Soft blue eyes. They were missing the teasing twinkle he remembered. Or had she lost it over the years, because of what happened? That would be a shame.
“This place looks charming,” he continued hastily, turning away.
He wasn’t lying, this time. The inn was charming. Its entry was a combination lodge-like living room and hotel reception area, with high wood-beamed ceilings and a long, tall cedar desk along one wall. The tangy aroma of burnt wood emerged from a huge stone fireplace at one end of the room, although no fire blazed there now.
As he approached the registration desk, he was greeted by a dog. It was a German shepherd—a young one, still gangly and waiting for his thin body to catch up with the size of his long legs and large paws. But the animal must already have been well trained. He made no watchdog noises. No growls at the intruder that was Cole. No, guest. He was a paying guest here.

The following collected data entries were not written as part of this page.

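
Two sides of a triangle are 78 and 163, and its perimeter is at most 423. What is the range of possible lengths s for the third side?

85 < s ≤ 182

Triangle inequality alone gives 85 < s < 241.
The perimeter condition gives s ≤ 423 − 78 − 163 = 182.
Intersecting the two: 85 < s ≤ 182.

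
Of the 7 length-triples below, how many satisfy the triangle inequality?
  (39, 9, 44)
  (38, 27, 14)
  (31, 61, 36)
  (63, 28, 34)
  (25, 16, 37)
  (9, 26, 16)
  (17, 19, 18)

(9,39,44): 9+39 > 44 → valid
(14,27,38): 14+27 > 38 → valid
(31,36,61): 31+36 > 61 → valid
(28,34,63): 28+34 ≤ 63 → not valid
(16,25,37): 16+25 > 37 → valid
(9,16,26): 9+16 ≤ 26 → not valid
(17,18,19): 17+18 > 19 → valid
5 of the 7 triples form a triangle.

5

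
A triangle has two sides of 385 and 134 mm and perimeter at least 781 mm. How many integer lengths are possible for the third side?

257

Triangle inequality: 251 < x < 519. Perimeter ≥ 781 gives x ≥ 781 − 385 − 134 = 262.
So 262 ≤ x < 519; integers 262 through 518: 257 values.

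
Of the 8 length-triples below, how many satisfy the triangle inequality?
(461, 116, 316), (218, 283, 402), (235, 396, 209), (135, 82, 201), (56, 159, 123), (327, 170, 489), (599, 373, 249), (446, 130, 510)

7

(116,316,461): 116+316 ≤ 461 → not valid
(218,283,402): 218+283 > 402 → valid
(209,235,396): 209+235 > 396 → valid
(82,135,201): 82+135 > 201 → valid
(56,123,159): 56+123 > 159 → valid
(170,327,489): 170+327 > 489 → valid
(249,373,599): 249+373 > 599 → valid
(130,446,510): 130+446 > 510 → valid
7 of the 8 triples form a triangle.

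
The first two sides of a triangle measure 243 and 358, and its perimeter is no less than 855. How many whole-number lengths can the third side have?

Triangle inequality: 115 < x < 601. Perimeter ≥ 855 gives x ≥ 855 − 243 − 358 = 254.
So 254 ≤ x < 601; integers 254 through 600: 347 values.

347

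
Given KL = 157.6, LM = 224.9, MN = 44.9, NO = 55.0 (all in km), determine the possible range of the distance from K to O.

The maximum is all hops collinear in one direction: 157.6 + 224.9 + 44.9 + 55.0 = 482.4.
The longest hop is 224.9; the others sum to 257.5. Since 224.9 ≤ 257.5, the path can fold back on itself completely, so the minimum distance is 0.

0 ≤ KO ≤ 482.4 km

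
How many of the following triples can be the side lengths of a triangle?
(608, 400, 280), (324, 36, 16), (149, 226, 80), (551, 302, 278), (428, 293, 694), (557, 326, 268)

(280,400,608): 280+400 > 608 → valid
(16,36,324): 16+36 ≤ 324 → not valid
(80,149,226): 80+149 > 226 → valid
(278,302,551): 278+302 > 551 → valid
(293,428,694): 293+428 > 694 → valid
(268,326,557): 268+326 > 557 → valid
5 of the 6 triples form a triangle.

5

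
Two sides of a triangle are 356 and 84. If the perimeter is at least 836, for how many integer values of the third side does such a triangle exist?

Triangle inequality: 272 < x < 440. Perimeter ≥ 836 gives x ≥ 836 − 356 − 84 = 396.
So 396 ≤ x < 440; integers 396 through 439: 44 values.

44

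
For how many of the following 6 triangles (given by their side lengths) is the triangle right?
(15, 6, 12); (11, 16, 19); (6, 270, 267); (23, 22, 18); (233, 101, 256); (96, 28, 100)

(15,6,12): 6²+12² = 180 < 225 = 15² → obtuse
(11,16,19): 11²+16² = 377 > 361 = 19² → acute
(6,270,267): 6²+267² = 71325 < 72900 = 270² → obtuse
(23,22,18): 18²+22² = 808 > 529 = 23² → acute
(233,101,256): 101²+233² = 64490 < 65536 = 256² → obtuse
(96,28,100): 28²+96² = 10000 = 100² → right
1 of the 6 is right.

1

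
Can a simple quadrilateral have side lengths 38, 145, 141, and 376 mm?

No

For a quadrilateral, each side must be shorter than the sum of the others.
Here the longest side is 376, but the remaining 3 sides sum to only 324.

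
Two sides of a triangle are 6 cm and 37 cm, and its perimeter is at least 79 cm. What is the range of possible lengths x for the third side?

36 ≤ x < 43 cm

Triangle inequality alone gives 31 < x < 43.
The perimeter condition gives x ≥ 79 − 6 − 37 = 36.
Intersecting the two: 36 ≤ x < 43.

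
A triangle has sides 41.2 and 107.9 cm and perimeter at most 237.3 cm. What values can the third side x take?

66.7 < x ≤ 88.2 cm

Triangle inequality alone gives 66.7 < x < 149.1.
The perimeter condition gives x ≤ 237.3 − 41.2 − 107.9 = 88.2.
Intersecting the two: 66.7 < x ≤ 88.2.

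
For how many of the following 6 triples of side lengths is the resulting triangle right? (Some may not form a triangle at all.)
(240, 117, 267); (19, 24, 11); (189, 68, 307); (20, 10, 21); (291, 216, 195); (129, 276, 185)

2

(240,117,267): 117²+240² = 71289 = 267² → right
(19,24,11): 11²+19² = 482 < 576 = 24² → obtuse
(189,68,307): 68+189 ≤ 307, not a triangle
(20,10,21): 10²+20² = 500 > 441 = 21² → acute
(291,216,195): 195²+216² = 84681 = 291² → right
(129,276,185): 129²+185² = 50866 < 76176 = 276² → obtuse
2 of the 6 are right.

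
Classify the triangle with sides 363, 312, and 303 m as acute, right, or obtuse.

Compare the square of the longest side to the sum of squares of the other two: 303² + 312² = 189153 > 131769 = 363².

acute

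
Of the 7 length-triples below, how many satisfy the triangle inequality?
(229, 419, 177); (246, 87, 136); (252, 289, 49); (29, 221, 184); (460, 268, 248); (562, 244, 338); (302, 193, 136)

4

(177,229,419): 177+229 ≤ 419 → not valid
(87,136,246): 87+136 ≤ 246 → not valid
(49,252,289): 49+252 > 289 → valid
(29,184,221): 29+184 ≤ 221 → not valid
(248,268,460): 248+268 > 460 → valid
(244,338,562): 244+338 > 562 → valid
(136,193,302): 136+193 > 302 → valid
4 of the 7 triples form a triangle.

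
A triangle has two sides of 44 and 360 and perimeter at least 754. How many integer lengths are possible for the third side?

54

Triangle inequality: 316 < x < 404. Perimeter ≥ 754 gives x ≥ 754 − 44 − 360 = 350.
So 350 ≤ x < 404; integers 350 through 403: 54 values.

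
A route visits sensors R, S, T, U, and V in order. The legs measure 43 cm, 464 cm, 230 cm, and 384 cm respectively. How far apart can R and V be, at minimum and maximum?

0 ≤ RV ≤ 1121 cm

The maximum is all hops collinear in one direction: 43 + 464 + 230 + 384 = 1121.
The longest hop is 464; the others sum to 657. Since 464 ≤ 657, the path can fold back on itself completely, so the minimum distance is 0.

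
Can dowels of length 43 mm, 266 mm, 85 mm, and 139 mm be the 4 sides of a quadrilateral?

Yes

A quadrilateral exists iff every side is shorter than the sum of the others — equivalently, the longest side is less than the sum of the rest.
Longest side 266 < 267 (sum of the remaining 3), so yes.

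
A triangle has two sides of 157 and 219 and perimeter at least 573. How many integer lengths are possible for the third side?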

A guest with an agenda that his host and hostess would abhor.
Alexa stooped gracefully to hug the squirming puppy. “John,” she said, “meet Phantom.”
Cole froze. Phantom.
That had been Alexa’s nickname for him.
For a moment, his guard lowered like a tinted car window opening to reveal the recent past. How he wanted to bring her to her feet and into his arms. To tell her who he was, why he was here, and damn the consequences.
Except that she had betrayed him once. She might not realize it now, but she was betraying him again.
And he could not allow her to get away with it. The stakes could be too high.
“What an interesting name,” he said, hearing how tight his voice sounded. He cleared his throat, as if an allergy had caused moisture there—and not emotion. Cole Rappaport didn’t let emotion interfere with what he needed to accomplish. Ever.
“I once had a…friend I called Phantom,” Alexa said as she rose. She stared with her assessing blue eyes as if sizing him up once more. Assuring herself he wasn’t that very friend.